So just when I am starting to figure all this crap out, another curve ball. Here I sit on Friday night feeling worse than I did on Thursday. What the hell. I have been in bed or on the couch all day. Feeling too crappy to even watch TV which I didn’t realize was possible. They told me it could feel like the flu and it really does so I’m hoping at this point that it’s just the chemo and I’m not actually sick. I have taken my temperature all day long and it’s been fine and I don’t have the runny nose that the kids have so I don’t think it’s from them. But seriously – sleeping off and on all day, hot flashes, super cold feet no matter what I do, constant headache, scratchy throat, sore all over, blah. I did manage to get a shower today and I visited with a friend who brought over dinner (thank you!!!) so those were my big accomplishments for the entire day. I just slept for another hour and woke up to read a book to Fletcher before bed. So I guess three accomplishments.
Fletcher appears to be better than he was yesterday so I think it was just a cold – so thankful to my folks for having him since yesterday. They also kept Evelyn all day today so I could wallow in my ick. She was up a lot last night crying for me and wouldn’t sleep without me holding her which didn’t make for a very fun night – and clearly she is not feeling great. Hopefully the ibuprofen will help her sleep more tonight and she will get over her ick as quickly as Fletch seems to be (knock on wood).
When they did my blood work on Tuesday, my counts were up from the week before. I am obviously not an expert on how this stuff works, but I could tell I had been feeling a little better after the weekend so I wasn’t shocked to see good results. I didn’t know those numbers could go up during treatment. I did wonder a bit if that was a rally cry that my body would be able to keep up with. I’m not sure if this is the crash after that rally or just how the chemo is going to be or what. I don’t like how much of a surprise everything is. I guess it has to be that way though, no one can know for certain how our body will react to things. I thought the nurse was pretty clear that week 3 was going to suck and week 4 would be better, but judging from today I think it was the other way around for me. Maybe every other week will suck and I will alternate with tolerable reactions? I guess I can hope at least that I will have weeks that are “good” or “okay” and that they all won’t be this. But if they are I will get through it.
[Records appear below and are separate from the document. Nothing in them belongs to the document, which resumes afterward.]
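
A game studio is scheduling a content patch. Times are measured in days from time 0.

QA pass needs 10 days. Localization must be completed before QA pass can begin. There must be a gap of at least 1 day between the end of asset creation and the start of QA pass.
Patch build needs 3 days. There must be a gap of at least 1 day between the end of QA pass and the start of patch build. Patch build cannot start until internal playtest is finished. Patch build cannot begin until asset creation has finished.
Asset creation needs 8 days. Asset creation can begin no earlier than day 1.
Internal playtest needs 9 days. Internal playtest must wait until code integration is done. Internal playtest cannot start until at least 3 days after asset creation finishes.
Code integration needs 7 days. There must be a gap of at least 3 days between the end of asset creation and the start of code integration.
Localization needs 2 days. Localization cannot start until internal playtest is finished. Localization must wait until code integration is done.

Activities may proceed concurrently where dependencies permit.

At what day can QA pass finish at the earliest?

Asset creation cannot begin until its own release at day 1. It runs from day 1 to 1 + 8 = day 9.
Code integration waits on asset creation (finishes day 9, plus 3-day gap → day 12), so it starts at day 12 and finishes at 12 + 7 = day 19.
Internal playtest needs all of code integration (finishes day 19); asset creation (finishes day 9, plus 3-day gap → day 12). That puts its earliest start at day 19; it finishes at 19 + 9 = day 28.
Localization cannot start until internal playtest (finishes day 28); code integration (finishes day 19). The controlling bound is day 28, so localization finishes at 28 + 2 = day 30.
QA pass cannot start until localization (finishes day 30); asset creation (finishes day 9, plus 1-day gap → day 10). The controlling bound is day 30, so QA pass finishes at 30 + 10 = day 40.

40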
I was laying in bed thinking about how bad I felt tonight. I could hear Eric sitting at the dinner table with the kids explaining to Fletch how the medicines make me sick and how all of this is to fight the cancer. How great it will be when it’s gone. It is so sad that at his tender age he has to learn this. I was thinking too about just how drained I feel, how bad it is, and how good that is for the tumor. A month ago my body was healthy, it was working, and that tumor was soaking it in. Living the good life. Growing 1/4 of a centimeter every week. Well we are showing it who’s boss now, huh? This is what it feels like to take that growth away and make that tumor shrink. To kill the cells. I need to wallow in that rather than thinking about how bad I feel. That we are making my body an environment that cancer can’t grow in. The good cells will be strong enough to survive, strong enough to fight the meds and regrow after all the cancer is gone. Just like me. Take that tumor.